2 lbs. chicken breast (organic if you can)
2 cups gluten-free bread crumbs
3/4 cup flax seed
1/2 cup Parmesan cheese
3/4 cup tapenade ( any flavor you choose)
13-15 Kalamata olives (I have used a variety of olives. You can decide which you like best for flavor OR omit them altogether)
1 tsp garlic powder
1/4 cup olive oil
Salt and pepper to taste
Note: (If you are unable to do dairy or eggs, you can dip the cutlets in water or egg substitute and omit the parmesan. This recipe is fantastic because you can alter it to fit into your diet. If you want to add more spices you can do that as well.)
Preheat oven to 400 F.
Prepare the chicken by trimming the fat. (I cut mine into small ‘finger-like’ pieces which allows it to cook faster)
Place bread crumbs onto a large plate or mixing dish. Add flax seed, Parmesan, and spices.

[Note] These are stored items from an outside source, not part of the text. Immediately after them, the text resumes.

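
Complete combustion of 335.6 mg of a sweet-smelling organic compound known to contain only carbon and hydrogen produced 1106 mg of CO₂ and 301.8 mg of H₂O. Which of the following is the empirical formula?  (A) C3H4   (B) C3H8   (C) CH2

(A) C3H4

mol C = 1.106 g CO₂ ÷ 44.009 g/mol = 0.025131 mol
mol H = 2 × 0.3018 g H₂O ÷ 18.015 g/mol = 0.033505 mol
Divide by the smallest (0.025131 mol): C 1.000, H 1.333
Multiplying each by 3 gives whole numbers: C 3.00, H 4.00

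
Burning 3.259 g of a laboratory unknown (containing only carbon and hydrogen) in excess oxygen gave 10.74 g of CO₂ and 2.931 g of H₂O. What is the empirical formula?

mol C = 10.74 g CO₂ ÷ 44.009 g/mol = 0.24404 mol
mol H = 2 × 2.931 g H₂O ÷ 18.015 g/mol = 0.32540 mol
Divide by the smallest (0.24404 mol): C 1.000, H 1.333
Multiplying each by 3 gives whole numbers: C 3.00, H 4.00

C3H4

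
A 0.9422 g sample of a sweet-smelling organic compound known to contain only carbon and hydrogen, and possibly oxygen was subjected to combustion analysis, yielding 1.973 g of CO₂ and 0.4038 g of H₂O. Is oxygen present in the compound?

mol C = 1.973 g CO₂ ÷ 44.009 g/mol = 0.044832 mol
mol H = 2 × 0.4038 g H₂O ÷ 18.015 g/mol = 0.044829 mol
C and H account for only 0.58366 g of the 0.9422 g sample; the remaining 0.35854 g must be oxygen.

yes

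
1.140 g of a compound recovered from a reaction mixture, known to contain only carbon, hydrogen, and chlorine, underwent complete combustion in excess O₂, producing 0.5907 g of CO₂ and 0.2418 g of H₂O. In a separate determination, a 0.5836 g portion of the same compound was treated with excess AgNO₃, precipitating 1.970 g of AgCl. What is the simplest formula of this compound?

CH2Cl2

mol C = 0.5907 g CO₂ ÷ 44.009 g/mol = 0.013422 mol
mol H = 2 × 0.2418 g H₂O ÷ 18.015 g/mol = 0.026844 mol
From the AgCl data: mol Cl per gram of compound = (1.970 ÷ 143.318) ÷ 0.5836 = 0.023553 mol/g, so in the 1.140 g combustion sample mol Cl = 0.026851 mol
Divide by the smallest (0.013422 mol): C 1.000, H 2.000, Cl 2.000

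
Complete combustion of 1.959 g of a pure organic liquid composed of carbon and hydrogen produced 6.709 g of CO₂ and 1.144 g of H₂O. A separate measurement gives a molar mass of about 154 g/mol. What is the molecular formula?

mol C = 6.709 g CO₂ ÷ 44.009 g/mol = 0.15245 mol
mol H = 2 × 1.144 g H₂O ÷ 18.015 g/mol = 0.12701 mol
Divide by the smallest (0.12701 mol): C 1.200, H 1.000
Multiplying each by 5 gives whole numbers: C 6.00, H 5.00
Empirical formula: C6H5
Empirical-formula mass = 77.11 g/mol; 154 ÷ 77.11 ≈ 2, so the molecular formula is C12H10.

C12H10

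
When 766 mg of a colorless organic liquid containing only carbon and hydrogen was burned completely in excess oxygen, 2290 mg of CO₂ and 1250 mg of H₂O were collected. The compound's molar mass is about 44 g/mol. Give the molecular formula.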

Mix well.
Put tapenade and olives in a blender or food processor until smooth. (If the tapenade you choose already has olives in it, no need to add extras unless you’d like.)
Get a medium-sized bowl. Mix eggs (or substitute) with tapenade puree.
Have a clean plate ready to put the coated chicken on.
Dip the chicken in the egg and then the bread crumb mixture. Lay on clean plate. (For extra coating, you can do this step a second time but will need more bread crumbs.)
When you are finished with step 7 lay chicken on a lightly oiled baking sheet. You can use a basting brush to go over the tops of them to give them some extra crunchiness.
Put them in the oven and bake for 20 to 25 minutes or until done. Enjoy!!